L’église parisienne Sainte-Rita démolie lundi

    L’association de défense des paroissiens et de l’église a saisi en urgence le tribunal administratif de Paris pour demander l’annulation du permis de construire et sauver ainsi l’édifice.

    Après deux années d’une forte contestation et mobilisation du quartier pour la sauver, l’église Sainte-Rita s’apprête à être rasée. Lundi prochain, cette paroisse vivante du XVème arrondissement de Paris, où se pressent riverains et pèlerins du monde entier pour prier la patronne des causes perdues, également célèbre pour sa messe des animaux, sera démolie pour y construire parking et logements sociaux. «Elle n’a même pas été désacralisée!», s’indignent des riverains. «Les pelleteuses commenceront le travail lundi», confirme un officier de police au commissariat de quartier, prenant de court l’association de défense des paroissiens et de l’église, Les Arches de Sainte-Rita. Mercredi, des panneaux d’interdiction de stationner à compter du lundi 5 octobre ont été installés devant l’église par les services de la voirie, et un périmètre de sécurité avec emprise sur la chaussée a été dressé par les services de la préfecture de police de Paris. Un périmètre qui, avec une certaine ironie, empiète sur l’enceinte de l’Unesco, vigie internationale de la protection du patrimoine, propriétaire du terrain mitoyen de cette église construite en 1900 pour l’exposition universelle. Ces derniers jours, Philippe Goujon, le maire (LR) du XVème arrondissement, a adressé un courrier à cette organisation des Nations unies pour «l’enjoindre à ne pas prêter son concours à cette démolition», indique une source proche du dossier. Sans réponse.

    Une messe sur le trottoir

    Même silence du côté de la mairie de Paris et de la préfecture de police, à qui les avocats des Arches de Sainte-Rita ont demandé depuis des semaines de constater la caducité du permis de construire, entraînant de facto celle du permis de démolition.
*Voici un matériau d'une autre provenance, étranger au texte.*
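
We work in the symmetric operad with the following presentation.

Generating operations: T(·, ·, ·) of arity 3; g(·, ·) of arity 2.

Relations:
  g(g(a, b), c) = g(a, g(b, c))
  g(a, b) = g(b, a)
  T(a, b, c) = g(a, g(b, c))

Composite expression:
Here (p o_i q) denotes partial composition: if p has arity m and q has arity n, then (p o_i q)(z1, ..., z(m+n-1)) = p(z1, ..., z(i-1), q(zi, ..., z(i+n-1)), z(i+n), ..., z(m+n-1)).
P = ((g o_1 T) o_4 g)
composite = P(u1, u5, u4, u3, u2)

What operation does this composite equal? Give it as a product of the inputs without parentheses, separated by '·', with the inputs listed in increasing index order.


u1 · u2 · u3 · u4 · u5

Any arrangement under g is one operation, so sort the u-inputs.
T(u1, u5, u4) collapses to u1 · u5 · u4
g(u3, u2) collapses to u3 · u2
g(T(u1, u5, u4), g(u3, u2)) collapses to u1 · u5 · u4 · u3 · u2
sorting the factors by input index: u1 · u2 · u3 · u4 · u5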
En effet, ce permis délivré par la mairie en mars 2012 au promoteur nantais qui avait racheté l’église au propriétaire belge pour 3,3 millions d’euros, n’est plus valide selon la loi: celle-ci précise que si les travaux n’ont pas débuté dans les deux ans après son obtention, il n’est plus valable.

    Face à l’urgence, et après maints recours en justice depuis deux ans, l’association de défense de Sainte-Rita lance aujourd’hui ses dernières flèches juridiques. Elle saisit en urgence le tribunal administratif de Paris pour demander l’annulation du permis de construire et «contraindre les autorités municipales et préfectorales à appliquer la loi», s’emporte Nicolas Stoquer, président délégué de l’association. Autre corde aux Arches de Sainte-Rita: l’amiante, qui serait présente dans l’édifice et qui, toujours selon la loi, doit faire l’objet d’un désamiantage avant toute démolition. Un rapport de 50 pages réalisé par un organisme indépendant pour les Arches de Sainte-Rita vient d’attester de sa présence sur toutes les voûtes, tandis que le propriétaire, détenteur d’un premier rapport, délivré lors de la promesse de vente il y a deux ans, la conteste. Si ce dernier a demandé des mesures d’expertise récentes, il a pourtant engagé la démolition sans attendre les résultats de l’expert nommé par le Tribunal de Grande Instance de Paris. Pour le quartier, c’est «un enjeu de santé publique» qui «soulève irrévocablement la responsabilité pénale de la maire de Paris», prévient un des défenseurs de l’église. «Surtout à ciel ouvert, c’est un vrai danger pour les riverains et les ouvriers chargés de la démolition!», précise-t-il en indiquant avoir aussi saisi l’inspection du travail.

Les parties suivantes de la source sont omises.